He certainly had a precocious sense of markup.
“Born in Småland in 1926, Kamprad was 5 when he contracted with an aunt who lived in
Stockholm to buy boxes of matches in bulk, selling them locally at a huge profit, according to The New Yorker. By his final year in middle school, he had expanded into Christmas ornaments,
fish, lingonberries, and garden seeds,” writes Gwynn Guilford
for Quartz in a piece that has eight additional “intriguing facts” about the frugal mogul, including the fact that he had been involved with Swedish fascist movement in
the 1940s and ’50s.
Kamprad later said that it was “a part of my life which I bitterly regret” but his “Nazi past followed [him] … to his
death,” Derek Hawkins reports for
the Washington Post, detailing both the charges against him as well as his — and others’ — defense of what he claimed was an indiscretion of his youth.
IKEA continued to grow regardless of the controversy.
“Since its founding in 1943, the company has transformed the way we think about how we shop for furniture (out: catalogues, in: mazelike warehouses), how we put it together (ourselves)
and how it looks (sleek, not stodgy.) With its clean lines and practical pieces, Ikea has outfitted millions of college apartments and brought a Scandinavian aesthetic into everyday
homes,” writes Abha
Bhattarai, also for the Washington Post.
“Few people can claim to have genuinely revolutionized retail,” Neil Saunders, managing director GlobalData Retail
tells Bhattarai. “Ingvar Kamprad did.”
The BBC points out that “Kamprad is
reported to have come up with the idea of flat-pack furniture [in
1956] after watching an employee remove the legs from a table in order to fit it into a customer's car.” And it mentions a 2016 interview with Swedish television channel TV4 where
Kamprad “said that it was ‘in the nature of Småland to be thrifty. If you look at me now, I don't think I'm wearing anything that wasn't bought at a flea
market.’”
But there was evidently a lot more to Kamprad than the ruffled, potbellied Everyman who met the eye.

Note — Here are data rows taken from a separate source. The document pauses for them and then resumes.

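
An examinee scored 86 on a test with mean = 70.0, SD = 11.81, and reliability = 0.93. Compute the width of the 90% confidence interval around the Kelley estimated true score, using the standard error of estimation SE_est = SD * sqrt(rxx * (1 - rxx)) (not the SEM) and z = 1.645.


True score estimate = 0.93*86 + 0.07*70.0 = 84.88
SE_est = SD * sqrt(rxx * (1 - rxx)) = 11.81 * sqrt(0.93 * 0.07) = 11.81 * sqrt(0.0651) = 3.013286
CI = T_est +/- z * SE_est, so width = 2 * z * SE_est = 2 * 1.645 * 3.013286
Width = 9.9137

9.9137


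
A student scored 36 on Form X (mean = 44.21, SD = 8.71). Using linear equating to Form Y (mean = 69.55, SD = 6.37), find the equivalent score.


slope = SD_Y / SD_X = 6.37 / 8.71 ~ 0.7313
intercept = mean_Y - slope * mean_X = 69.55 - (6.37 / 8.71) * 44.21 ~ 37.2173
Y = slope * X + intercept. To avoid rounding drift from the rounded slope/intercept, evaluate the equivalent form Y = mean_Y + SD_Y * (X - mean_X) / SD_X at full precision:
Y = 69.55 + 6.37 * (36 - 44.21) / 8.71
Y = 69.55 - 6.37 * 8.21 / 8.71
Y = 69.55 - 52.2977 / 8.71
Y = 69.55 - 6.0043
Y = 63.5457

63.5457


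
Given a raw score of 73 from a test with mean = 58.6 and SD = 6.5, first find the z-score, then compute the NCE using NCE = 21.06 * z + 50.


z = (X - mean) / SD = (73 - 58.6) / 6.5
z = 14.4 / 6.5
z = 2.2154
NCE = NCE = 21.06z + 50
Carry z at full precision (z = 14.4 / 6.5) into the conversion:
NCE = 21.06 * (14.4 / 6.5) + 50 = 303.264 / 6.5 + 50
NCE = 46.656 + 50
NCE = 96.656

96.656


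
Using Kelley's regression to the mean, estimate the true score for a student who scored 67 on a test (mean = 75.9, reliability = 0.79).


T_est = rxx * X + (1 - rxx) * mean
T_est = 0.79 * 67 + 0.21 * 75.9
T_est = 52.93 + 15.939
T_est = 68.869

68.869


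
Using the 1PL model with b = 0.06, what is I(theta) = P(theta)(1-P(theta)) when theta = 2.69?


P = 1/(1+exp(-(2.69-0.06))) = 0.9328
I = P*(1-P) = 0.9328 * 0.0672
I = 0.0627

0.0627


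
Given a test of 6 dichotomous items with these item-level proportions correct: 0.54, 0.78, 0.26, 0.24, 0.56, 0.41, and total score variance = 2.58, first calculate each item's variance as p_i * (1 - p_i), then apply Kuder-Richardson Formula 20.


For each item, compute p_i * q_i:
  Item 1: 0.54 * 0.46 = 0.2484
  Item 2: 0.78 * 0.22 = 0.1716
  Item 3: 0.26 * 0.74 = 0.1924
  Item 4: 0.24 * 0.76 = 0.1824
  Item 5: 0.56 * 0.44 = 0.2464
  Item 6: 0.41 * 0.59 = 0.2419
Sum(p_i * q_i) = 0.2484 + 0.1716 + 0.1924 + 0.1824 + 0.2464 + 0.2419 = 1.2831
KR-20 = (k/(k-1)) * (1 - Sum(p_i*q_i) / Var_total)
= (6/5) * (1 - 1.2831/2.58)
= 1.2 * 0.5027
KR-20 = 0.6032

0.6032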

“All his life, Mr. Kamprad
practiced thrift and diligence, and he portrayed those traits as the basis for IKEA’s success. He lived in Switzerland to avoid Sweden’s high taxes, drove an old Volvo, flew only economy
class, stayed in budget hotels, ate cheap meals, shopped for bargains and insisted that his home was modest, that he had no real fortune and that Ikea was held by a charitable
trust,” writes Robert D.
McFadden for the New York Times.
“It was not exactly so, as reporters found. His home was a villa overlooking Lake Geneva, and he had an estate in Sweden and
vineyards in Provence. He drove a Porsche as well as the Volvo. His cut-rate flights, hotels and meals were taken in part as an exemplar to his executives, who were expected to follow suit, to regard
employment by Ikea as a life’s commitment — and to write on both sides of a piece of paper.”
Kamprad has not had an operational role in IKEA since 1988 and
stepped down from the board in 2013 but he remained a senior advisor, according to an obit posted to the company’s website yesterday.
“Ingvar Kamprad was a great entrepreneur of the typical southern Swedish kind — hardworking and stubborn, with a lot of warmth and a playful twinkle in his eye. He worked until
the very end of his life, staying true to his own motto that most things remain to be done,” it reads.
Assemble your own quip from that last observation.